The CMC Zawiercie steel plant in Poland shows an impressive growth trajectory, increasing to 53.0% in March 2026 from 51.0% in September 2025. This aligns with “Poland will insist on special provisions regarding the ETS“, as local concerns over energy pricing might drive production adjustments that cater to the domestic market.
At the AFV Accaierie Beltrame in Italy, activity levels have remained relatively stable, with a maximum recording of 37.0%. There is no direct relationship established to recent news, indicating this plant’s operations are likely less sensitive to ETS arguments at the moment.
ThyssenKrupp Steel in Germany reached a notable activity peak of 70.0% in March 2026, showing robust recovery in production levels after a minimum of 49.0% in September 2025. This increase could be indirectly linked to the ongoing debates on ETS reforms discussed in “EU leaders debate energy, ETS reform,” as the enhancement of the ETS could drive demand for sustainable steel production.

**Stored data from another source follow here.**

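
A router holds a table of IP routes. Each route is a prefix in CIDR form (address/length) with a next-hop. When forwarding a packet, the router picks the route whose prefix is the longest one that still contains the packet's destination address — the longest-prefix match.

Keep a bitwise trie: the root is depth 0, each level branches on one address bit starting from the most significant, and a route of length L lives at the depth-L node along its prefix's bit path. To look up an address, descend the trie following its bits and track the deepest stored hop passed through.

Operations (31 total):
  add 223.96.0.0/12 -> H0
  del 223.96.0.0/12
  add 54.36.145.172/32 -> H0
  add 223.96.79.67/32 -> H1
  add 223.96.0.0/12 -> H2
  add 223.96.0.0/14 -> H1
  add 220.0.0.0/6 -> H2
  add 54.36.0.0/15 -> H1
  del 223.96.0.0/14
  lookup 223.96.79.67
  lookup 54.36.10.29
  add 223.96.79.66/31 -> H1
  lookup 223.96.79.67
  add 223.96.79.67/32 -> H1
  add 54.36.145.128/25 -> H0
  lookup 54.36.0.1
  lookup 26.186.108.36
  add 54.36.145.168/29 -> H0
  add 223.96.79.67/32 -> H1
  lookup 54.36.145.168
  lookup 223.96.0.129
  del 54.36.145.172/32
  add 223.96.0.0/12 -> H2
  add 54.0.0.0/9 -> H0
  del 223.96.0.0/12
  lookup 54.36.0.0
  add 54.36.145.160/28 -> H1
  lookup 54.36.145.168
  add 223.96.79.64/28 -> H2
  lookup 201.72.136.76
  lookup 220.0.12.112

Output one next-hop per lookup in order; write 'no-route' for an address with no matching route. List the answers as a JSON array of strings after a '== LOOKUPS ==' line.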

The positive activity trends indicate a favorable environment for procurement, particularly for buyers looking to secure steel from the trending producers. Given the anticipated adjustments in the ETS dynamic, steel buyers should consider securing contracts before any imminent reforms that could influence supply across the region. Specifically, focusing on suppliers like ThyssenKrupp, with rising activity levels, might provide strategic advantages in meeting growing demand as the steel sector adjusts to the regulatory landscape.